Terminal High Altitude Area Defense (THAAD)

The Terminal High Altitude Area Defense (THAAD) element provides the Ballistic Missile Defense System (BMDS) with a globally-transportable, rapidly-deployable capability to intercept and destroy ballistic missiles inside or outside the atmosphere during their final, or terminal, phase of flight.

Overview

  • Land-based element capable of shooting down a ballistic missile both inside and just outside the atmosphere.
  • Highly effective against the asymmetric ballistic missile threats.
  • Uses hit-to-kill technology whereby kinetic energy destroys the incoming warhead.
  • The high-altitude intercept mitigates effects of enemy weapons of mass destruction before they reach the ground.

Details

  • THAAD battery consists of four main components:
    Launcher: Truck-mounted, highly-mobile, able to be stored; interceptors can be fired and rapidly reloaded.
    Interceptors: Eight per launcher.
    Radar: Army Navy/Transportable Radar Surveillance (AN/TPY-2) - Largest air-transportable x-band radar in the world searches, tracks, and discriminates objects and provides updated tracking data to the interceptor.
    Fire Control: Communication and data-management backbone; links THAAD components together; links THAAD to external command and control nodes and to the entire BMDS; plans and executes intercept solutions.
  • Rapidly-deployable by being globally transportable via air, land and sea.

Development

  • State-of-the-art engineering ensures high standards and efficient production and maintenance.
  • Comprehensive program of ground and flight tests, quality assurance, and design and development activities support mission success.
  • Major events in the THAAD Program:
    • Returned to flight test on Nov. 22, 2005 at White Sands Missile Range, New Mexico.
    • Completed 13 successful tests, including 11 intercepts, and operationally-realistic tests in March 2009, June 2010, October 2011, October 2012 and September 2013.
    • Continuing element development to incrementally improve missile defense capability.

Procurement

  • First two batteries fielded at Fort Bliss, Texas. Total hardware for Batteries #1 & #2 includes six Launchers, two fire control & communications components, two AN/TPY-2 radars, and 48 interceptors.
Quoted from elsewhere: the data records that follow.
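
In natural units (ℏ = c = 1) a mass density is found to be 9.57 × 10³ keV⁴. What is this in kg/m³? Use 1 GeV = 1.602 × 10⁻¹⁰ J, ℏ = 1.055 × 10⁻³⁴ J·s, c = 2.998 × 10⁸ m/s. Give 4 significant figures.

Mass density is [E]/(c²[L]³) = [E]⁴/(ℏ³c⁵).
1 GeV⁴ → 1/(ℏ³c⁵) × (1 GeV in J)⁴ = 2.316 × 10²⁰ kg/m³.
Convert the energy scale: 9.57 × 10³ keV⁴ = 9.57 × 10⁻²¹ GeV⁴.
Result: 9.57 × 10⁻²¹ × 2.316 × 10²⁰ = 2.216 kg/m³.

2.216 kg/m³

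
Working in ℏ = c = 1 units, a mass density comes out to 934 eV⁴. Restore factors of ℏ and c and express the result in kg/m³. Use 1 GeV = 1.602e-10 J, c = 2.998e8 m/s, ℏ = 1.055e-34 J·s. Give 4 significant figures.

2.163e-13 kg/m³

Mass density is [E]/(c²[L]³) = [E]⁴/(ℏ³c⁵).
1 GeV⁴ → 1/(ℏ³c⁵) × (1 GeV in J)⁴ = 2.316e20 kg/m³.
Convert the energy scale: 934 eV⁴ = 9.34e-34 GeV⁴.
Result: 9.34e-34 × 2.316e20 = 2.163e-13 kg/m³.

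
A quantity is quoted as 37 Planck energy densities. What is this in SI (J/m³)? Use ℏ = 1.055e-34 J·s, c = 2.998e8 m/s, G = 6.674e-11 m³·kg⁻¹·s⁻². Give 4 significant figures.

One Planck energy density: u_P = c⁷/(ℏG²) = 4.632e113 J/m³.
37 × 4.632e113 J/m³ = 1.714e115 J/m³

1.714e115 J/m³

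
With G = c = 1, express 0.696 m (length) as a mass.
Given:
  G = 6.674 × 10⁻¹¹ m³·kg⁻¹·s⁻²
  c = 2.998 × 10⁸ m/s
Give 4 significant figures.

Length → mass via c²/G.
0.696 m × (c²/G) = 9.373 × 10²⁶ kg

9.373 × 10²⁶ kg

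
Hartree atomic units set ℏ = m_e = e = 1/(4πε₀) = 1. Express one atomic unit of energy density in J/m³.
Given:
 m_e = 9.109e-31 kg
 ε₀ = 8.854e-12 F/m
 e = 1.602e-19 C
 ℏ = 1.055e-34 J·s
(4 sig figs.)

2.929e13 J/m³

The unique combination of the constants set to 1 with dimensions of energy density is u_au = E_h/a₀³ = m_e⁴e¹⁰/((4πε₀)⁵ℏ⁸).
E_h = 4.354e-18 J
a₀ = 5.297e-11 m
E_h/a₀³ = 2.929e13 J/m³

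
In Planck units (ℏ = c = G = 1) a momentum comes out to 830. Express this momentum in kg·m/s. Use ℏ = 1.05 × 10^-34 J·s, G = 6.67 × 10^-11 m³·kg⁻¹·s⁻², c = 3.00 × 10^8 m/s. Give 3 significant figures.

5.41 × 10^3 kg·m/s

One Planck momentum: p_P = √(ℏc³/G) = 6.52 kg·m/s.
830 × 6.52 kg·m/s = 5.41 × 10^3 kg·m/s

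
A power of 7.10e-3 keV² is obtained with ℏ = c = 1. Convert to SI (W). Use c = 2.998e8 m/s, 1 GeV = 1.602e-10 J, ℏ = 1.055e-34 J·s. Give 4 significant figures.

1.727 W

Power is [E]/[T] = [E]²/ℏ.
1 GeV² → 1/ℏ × (1 GeV in J)² = 2.433e14 W.
Convert the energy scale: 7.10e-3 keV² = 7.10e-15 GeV².
Result: 7.10e-15 × 2.433e14 = 1.727 W.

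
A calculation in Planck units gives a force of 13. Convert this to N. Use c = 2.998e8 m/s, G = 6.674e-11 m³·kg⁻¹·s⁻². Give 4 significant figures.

1.574e45 N

One Planck force: F_P = c⁴/G = 1.210e44 N.
13 × 1.210e44 N = 1.574e45 N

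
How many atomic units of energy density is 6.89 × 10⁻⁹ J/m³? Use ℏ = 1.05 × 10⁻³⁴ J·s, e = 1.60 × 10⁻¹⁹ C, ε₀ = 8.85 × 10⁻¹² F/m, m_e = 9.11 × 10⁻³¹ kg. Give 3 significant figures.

atomic unit of energy density: u_au = E_h/a₀³ = m_e⁴e¹⁰/((4πε₀)⁵ℏ⁸) = 3.01 × 10¹³ J/m³.
6.89 × 10⁻⁹ / 3.01 × 10¹³ = 2.29 × 10⁻²²

2.29 × 10⁻²²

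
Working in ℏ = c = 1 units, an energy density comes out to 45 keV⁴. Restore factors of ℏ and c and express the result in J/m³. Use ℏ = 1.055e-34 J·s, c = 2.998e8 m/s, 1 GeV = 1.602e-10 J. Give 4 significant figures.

9.367e14 J/m³

[E]/[L]³ = [E]⁴/(ℏc)³; restore (ℏc)⁻³.
1 GeV⁴ → 1/(ℏc)³ × (1 GeV in J)⁴ = 2.082e37 J/m³.
Convert the energy scale: 45 keV⁴ = 4.50e-23 GeV⁴.
Result: 4.50e-23 × 2.082e37 = 9.367e14 J/m³.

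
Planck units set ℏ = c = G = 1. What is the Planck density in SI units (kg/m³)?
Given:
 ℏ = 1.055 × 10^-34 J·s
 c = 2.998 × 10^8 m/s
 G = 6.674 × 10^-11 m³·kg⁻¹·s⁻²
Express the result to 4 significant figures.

5.154 × 10^96 kg/m³

Dimensional analysis gives ρ_P = c⁵/(ℏG²).
  = 2.422 × 10^42 / 4.699 × 10^-55
  = 5.154 × 10^96 kg/m³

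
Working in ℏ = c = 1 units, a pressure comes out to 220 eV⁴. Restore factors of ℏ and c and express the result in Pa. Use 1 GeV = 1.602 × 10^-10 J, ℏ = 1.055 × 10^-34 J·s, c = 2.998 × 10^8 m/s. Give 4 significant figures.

Pressure is [E]/[L]³ = [E]⁴/(ℏc)³.
1 GeV⁴ → 1/(ℏc)³ × (1 GeV in J)⁴ = 2.082 × 10^37 Pa.
Convert the energy scale: 220 eV⁴ = 2.20 × 10^-34 GeV⁴.
Result: 2.20 × 10^-34 × 2.082 × 10^37 = 4.580 × 10^3 Pa.

4.580 × 10^3 Pa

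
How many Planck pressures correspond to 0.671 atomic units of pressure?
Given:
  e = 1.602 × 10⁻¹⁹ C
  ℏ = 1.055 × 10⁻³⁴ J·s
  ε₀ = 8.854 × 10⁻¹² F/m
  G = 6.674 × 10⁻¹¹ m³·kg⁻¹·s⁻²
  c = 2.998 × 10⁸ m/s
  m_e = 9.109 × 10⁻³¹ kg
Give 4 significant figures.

4.243 × 10⁻¹⁰¹

atomic unit of pressure: P_au = E_h/a₀³ = m_e⁴e¹⁰/((4πε₀)⁵ℏ⁸) = 2.929 × 10¹³ Pa
Planck pressure: p_P = c⁷/(ℏG²) = 4.632 × 10¹¹³ Pa
0.671 × 2.929 × 10¹³ / 4.632 × 10¹¹³ = 4.243 × 10⁻¹⁰¹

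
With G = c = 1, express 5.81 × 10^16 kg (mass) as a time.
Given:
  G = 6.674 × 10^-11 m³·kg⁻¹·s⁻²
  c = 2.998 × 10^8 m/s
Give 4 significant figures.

1.439 × 10^-19 s

Mass → time via G/c³.
5.81 × 10^16 kg × (G/c³) = 1.439 × 10^-19 s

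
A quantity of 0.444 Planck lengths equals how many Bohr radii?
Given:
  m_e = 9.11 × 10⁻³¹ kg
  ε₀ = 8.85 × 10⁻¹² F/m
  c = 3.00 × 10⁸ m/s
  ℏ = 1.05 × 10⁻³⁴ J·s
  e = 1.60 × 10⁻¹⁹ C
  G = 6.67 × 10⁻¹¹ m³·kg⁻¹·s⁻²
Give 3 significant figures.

1.36 × 10⁻²⁵

Planck length: ℓ_P = √(ℏG/c³) = 1.61 × 10⁻³⁵ m
Bohr radius: a₀ = 4πε₀ℏ²/(m_e e²) = 5.26 × 10⁻¹¹ m
0.444 × 1.61 × 10⁻³⁵ / 5.26 × 10⁻¹¹ = 1.36 × 10⁻²⁵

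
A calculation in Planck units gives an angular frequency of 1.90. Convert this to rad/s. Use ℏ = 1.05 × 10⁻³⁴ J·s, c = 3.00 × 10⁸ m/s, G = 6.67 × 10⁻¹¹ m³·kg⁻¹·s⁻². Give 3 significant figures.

3.54 × 10⁴³ rad/s

One Planck angular frequency: ω_P = √(c⁵/(ℏG)) = 1.86 × 10⁴³ rad/s.
1.90 × 1.86 × 10⁴³ rad/s = 3.54 × 10⁴³ rad/s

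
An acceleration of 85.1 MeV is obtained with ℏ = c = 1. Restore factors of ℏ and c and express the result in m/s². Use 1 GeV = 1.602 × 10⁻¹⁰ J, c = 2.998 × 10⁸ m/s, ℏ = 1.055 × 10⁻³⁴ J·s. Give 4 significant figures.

Acceleration is [L]/[T]² = c·[E]/ℏ.
1 GeV → c/ℏ × (1 GeV in J) = 4.552 × 10³² m/s².
Convert the energy scale: 85.1 MeV = 0.0851 GeV.
Result: 0.0851 × 4.552 × 10³² = 3.874 × 10³¹ m/s².

3.874 × 10³¹ m/s²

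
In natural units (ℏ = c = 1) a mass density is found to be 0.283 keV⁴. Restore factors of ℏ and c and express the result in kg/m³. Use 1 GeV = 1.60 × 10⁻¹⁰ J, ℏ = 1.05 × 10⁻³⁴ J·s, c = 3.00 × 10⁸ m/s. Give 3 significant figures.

6.59 × 10⁻⁵ kg/m³

Mass density is [E]/(c²[L]³) = [E]⁴/(ℏ³c⁵).
1 GeV⁴ → 1/(ℏ³c⁵) × (1 GeV in J)⁴ = 2.33 × 10²⁰ kg/m³.
Convert the energy scale: 0.283 keV⁴ = 2.83 × 10⁻²⁵ GeV⁴.
Result: 2.83 × 10⁻²⁵ × 2.33 × 10²⁰ = 6.59 × 10⁻⁵ kg/m³.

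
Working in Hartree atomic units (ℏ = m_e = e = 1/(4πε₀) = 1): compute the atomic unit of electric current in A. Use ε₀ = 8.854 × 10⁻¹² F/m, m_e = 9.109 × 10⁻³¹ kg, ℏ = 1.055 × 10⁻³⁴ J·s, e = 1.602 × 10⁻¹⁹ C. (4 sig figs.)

Dimensional analysis gives I_au = e E_h/ℏ = m_e e⁵/((4πε₀)²ℏ³).
E_h = 4.354 × 10⁻¹⁸ J
e·E_h/ℏ = 6.612 × 10⁻³ A

6.612 × 10⁻³ A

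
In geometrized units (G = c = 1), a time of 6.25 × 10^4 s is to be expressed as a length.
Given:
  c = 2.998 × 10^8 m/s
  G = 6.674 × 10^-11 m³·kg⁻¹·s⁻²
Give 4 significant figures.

Time → length via c.
6.25 × 10^4 s × (c) = 1.874 × 10^13 m

1.874 × 10^13 m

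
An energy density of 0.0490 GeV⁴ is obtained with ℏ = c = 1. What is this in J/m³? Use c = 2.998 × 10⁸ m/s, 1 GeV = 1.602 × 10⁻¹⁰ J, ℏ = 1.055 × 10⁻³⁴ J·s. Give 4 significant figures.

[E]/[L]³ = [E]⁴/(ℏc)³; restore (ℏc)⁻³.
1 GeV⁴ → 1/(ℏc)³ × (1 GeV in J)⁴ = 2.082 × 10³⁷ J/m³.
Result: 0.0490 × 2.082 × 10³⁷ = 1.020 × 10³⁶ J/m³.

1.020 × 10³⁶ J/m³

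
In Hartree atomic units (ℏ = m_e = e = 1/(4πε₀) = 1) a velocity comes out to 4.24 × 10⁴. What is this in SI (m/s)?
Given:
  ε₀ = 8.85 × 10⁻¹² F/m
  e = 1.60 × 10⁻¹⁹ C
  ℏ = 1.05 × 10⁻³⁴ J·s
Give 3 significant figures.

One atomic unit of velocity: v_au = e²/(4πε₀ℏ) = 2.19 × 10⁶ m/s.
4.24 × 10⁴ × 2.19 × 10⁶ m/s = 9.30 × 10¹⁰ m/s

9.30 × 10¹⁰ m/s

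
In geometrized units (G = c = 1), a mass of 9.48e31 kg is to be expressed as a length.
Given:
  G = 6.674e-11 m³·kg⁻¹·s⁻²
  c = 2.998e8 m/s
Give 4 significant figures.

7.039e4 m

In G = c = 1 units mass has dimensions of length; the conversion factor is G/c².
9.48e31 kg × (G/c²) = 7.039e4 m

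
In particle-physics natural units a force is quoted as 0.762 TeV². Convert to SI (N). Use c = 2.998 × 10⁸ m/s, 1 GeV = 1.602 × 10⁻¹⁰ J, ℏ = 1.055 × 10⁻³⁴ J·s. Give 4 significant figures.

Force is [E]/[L] = [E]²/(ℏc); restore (ℏc)⁻¹.
1 GeV² → 1/(ℏc) × (1 GeV in J)² = 8.114 × 10⁵ N.
Convert the energy scale: 0.762 TeV² = 7.62 × 10⁵ GeV².
Result: 7.62 × 10⁵ × 8.114 × 10⁵ = 6.183 × 10¹¹ N.

6.183 × 10¹¹ N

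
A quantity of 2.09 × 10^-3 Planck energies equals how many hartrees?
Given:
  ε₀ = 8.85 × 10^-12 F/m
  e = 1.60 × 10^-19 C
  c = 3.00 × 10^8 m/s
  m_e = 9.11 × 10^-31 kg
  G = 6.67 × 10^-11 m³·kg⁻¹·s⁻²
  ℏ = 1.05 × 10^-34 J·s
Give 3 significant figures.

9.34 × 10^23

Planck energy: E_P = √(ℏc⁵/G) = 1.96 × 10^9 J
hartree: E_h = m_e e⁴/(4πε₀ℏ)² = 4.38 × 10^-18 J
2.09 × 10^-3 × 1.96 × 10^9 / 4.38 × 10^-18 = 9.34 × 10^23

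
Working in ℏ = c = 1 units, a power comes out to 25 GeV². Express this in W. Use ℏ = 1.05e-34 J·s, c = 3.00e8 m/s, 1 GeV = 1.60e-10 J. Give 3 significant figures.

Power is [E]/[T] = [E]²/ℏ.
1 GeV² → 1/ℏ × (1 GeV in J)² = 2.44e14 W.
Result: 25 × 2.44e14 = 6.10e15 W.

6.10e15 W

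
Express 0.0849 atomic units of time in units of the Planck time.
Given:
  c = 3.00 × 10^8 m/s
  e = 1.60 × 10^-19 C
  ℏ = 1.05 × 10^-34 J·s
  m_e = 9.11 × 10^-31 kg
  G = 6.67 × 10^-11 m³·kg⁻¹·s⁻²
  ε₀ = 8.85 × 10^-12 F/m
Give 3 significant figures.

atomic unit of time: τ_au = (4πε₀)²ℏ³/(m_e e⁴) = 2.40 × 10^-17 s
Planck time: t_P = √(ℏG/c⁵) = 5.37 × 10^-44 s
0.0849 × 2.40 × 10^-17 / 5.37 × 10^-44 = 3.79 × 10^25

3.79 × 10^25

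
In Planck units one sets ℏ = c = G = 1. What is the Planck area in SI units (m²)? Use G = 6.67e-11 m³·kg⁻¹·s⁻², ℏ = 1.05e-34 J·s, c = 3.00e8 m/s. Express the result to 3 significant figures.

2.59e-70 m²

A_P = ℏG/c³
  = 7.00e-45 / 2.70e25
  = 2.59e-70 m²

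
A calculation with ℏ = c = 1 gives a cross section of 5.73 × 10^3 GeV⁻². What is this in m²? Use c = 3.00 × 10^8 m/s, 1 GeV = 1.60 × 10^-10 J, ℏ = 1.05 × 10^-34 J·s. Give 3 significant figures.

2.22 × 10^-28 m²

Area is [L]² = [E]⁻²·(ℏc)²; restore (ℏc)².
1 GeV⁻² → (ℏc)² × (1 GeV in J)⁻² = 3.88 × 10^-32 m².
Result: 5.73 × 10^3 × 3.88 × 10^-32 = 2.22 × 10^-28 m².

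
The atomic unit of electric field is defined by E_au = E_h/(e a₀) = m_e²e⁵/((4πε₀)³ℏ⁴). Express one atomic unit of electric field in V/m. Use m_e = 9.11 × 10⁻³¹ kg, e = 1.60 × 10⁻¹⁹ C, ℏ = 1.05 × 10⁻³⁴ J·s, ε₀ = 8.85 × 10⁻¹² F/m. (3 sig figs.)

E_au = E_h/(e a₀) = m_e²e⁵/((4πε₀)³ℏ⁴)
E_h = 4.38 × 10⁻¹⁸ J
a₀ = 5.26 × 10⁻¹¹ m
E_h/(e·a₀) = 5.20 × 10¹¹ V/m

5.20 × 10¹¹ V/m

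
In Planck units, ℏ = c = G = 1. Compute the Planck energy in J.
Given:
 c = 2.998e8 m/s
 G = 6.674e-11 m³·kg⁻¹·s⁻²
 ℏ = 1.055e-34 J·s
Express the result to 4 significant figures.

Dimensional analysis gives E_P = √(ℏc⁵/G).
  = √(3.828e18)
  = 1.957e9 J

1.957e9 J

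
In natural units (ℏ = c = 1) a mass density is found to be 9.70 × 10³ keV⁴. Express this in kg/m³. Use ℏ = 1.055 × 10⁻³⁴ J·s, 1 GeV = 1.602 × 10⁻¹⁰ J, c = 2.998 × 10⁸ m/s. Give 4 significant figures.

Mass density is [E]/(c²[L]³) = [E]⁴/(ℏ³c⁵).
1 GeV⁴ → 1/(ℏ³c⁵) × (1 GeV in J)⁴ = 2.316 × 10²⁰ kg/m³.
Convert the energy scale: 9.70 × 10³ keV⁴ = 9.70 × 10⁻²¹ GeV⁴.
Result: 9.70 × 10⁻²¹ × 2.316 × 10²⁰ = 2.246 kg/m³.

2.246 kg/m³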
Delivered 50th operational interceptor in 2012.
  • Battery #3-#5 completed delivery in 2013, 2014 and 2015, respectively.
  • Battery #6 on contract and delivers in 2016.
  • Battery #7 on contract in 2014.

Fielding

  • Activated six THAAD batteries in 2008, 2009, 2012, 2014, 2015 and 2016.
  • Received conditional materiel release of two batteries and transition of operations to the Army in February 2012 and urgent materiel release of another two batteries in December 2014.
  • New Equipment Training (NET) for Battery #5 began in 2016. NET scheduled to begin for Battery #6 in late 2016.